How many such fanciful notions had they shared during their engagement? For a moment Jennet felt the pain of her loss again, as if the man she had adored had died rather than deserted her. This was to have been her home, their home, which he had promised they would fill with laughter and children. Margaret would have come often to visit her grandchildren. They would have had their friends over for dinners and parties and holiday gatherings, and watched their sons and daughters grow, and lived the life of anyone’s dreams.

“You fool,” Jennet whispered as she stared at Gerard Lodge. Whether she addressed its master or herself, she could not say.

As she tugged on the reins to turn the rig around, Jennet felt hollow yet resolute. Should Baron Greystone choose to attend the masquerade, like the other guests he would be in costume. That would likely avert any possibility of an unhappy encounter. She could enjoy the evening with Catherine and their friends without worry.

And if Greystone dared to remove his mask, why then, she would simply punch her former fiancé in the face.

 

 

Chapter 2

 

 

Outside the parsonage, Jeffrey Branwen surveyed the flower garden with the resignation of a man who had witnessed many such disappointments. His shadow, shorter and rounder than himself, stretched out before him like a puddle of a mourning gown—or a gigantic black thumb. Out of habit he rubbed the back of his neck as he tried to fathom where he had gone wrong with this effort.

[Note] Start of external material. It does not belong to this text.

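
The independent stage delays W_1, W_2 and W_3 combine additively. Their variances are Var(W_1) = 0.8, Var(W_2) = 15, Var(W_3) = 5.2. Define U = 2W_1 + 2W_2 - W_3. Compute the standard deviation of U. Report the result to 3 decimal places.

8.270

By independence, Var(U) = (2)²Var(W_1) + (2)²Var(W_2) + (-1)²Var(W_3)
= (2)²·0.8 + (2)²·15 + (-1)²·5.2 = 68.4
SD(U) = √68.4 ≈ 8.270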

In every way, he thought, for his garden had withered entirely. One would find more flowers blooming in a graveyard.

The roses he had tried to coax into bloom had all died during the late summer without offering so much as a single bud. The violets, so adored by his wife Deidre, had accompanied them into the great garden beyond. So had the lavender, the morning glories, and the poppies. A few weeds had poked up when he had admitted defeat at the beginning of fall, but they, too, now browned and drooped. He also suspected the young elm sapling he had installed by Deidre’s bench to provide shade had grown diseased.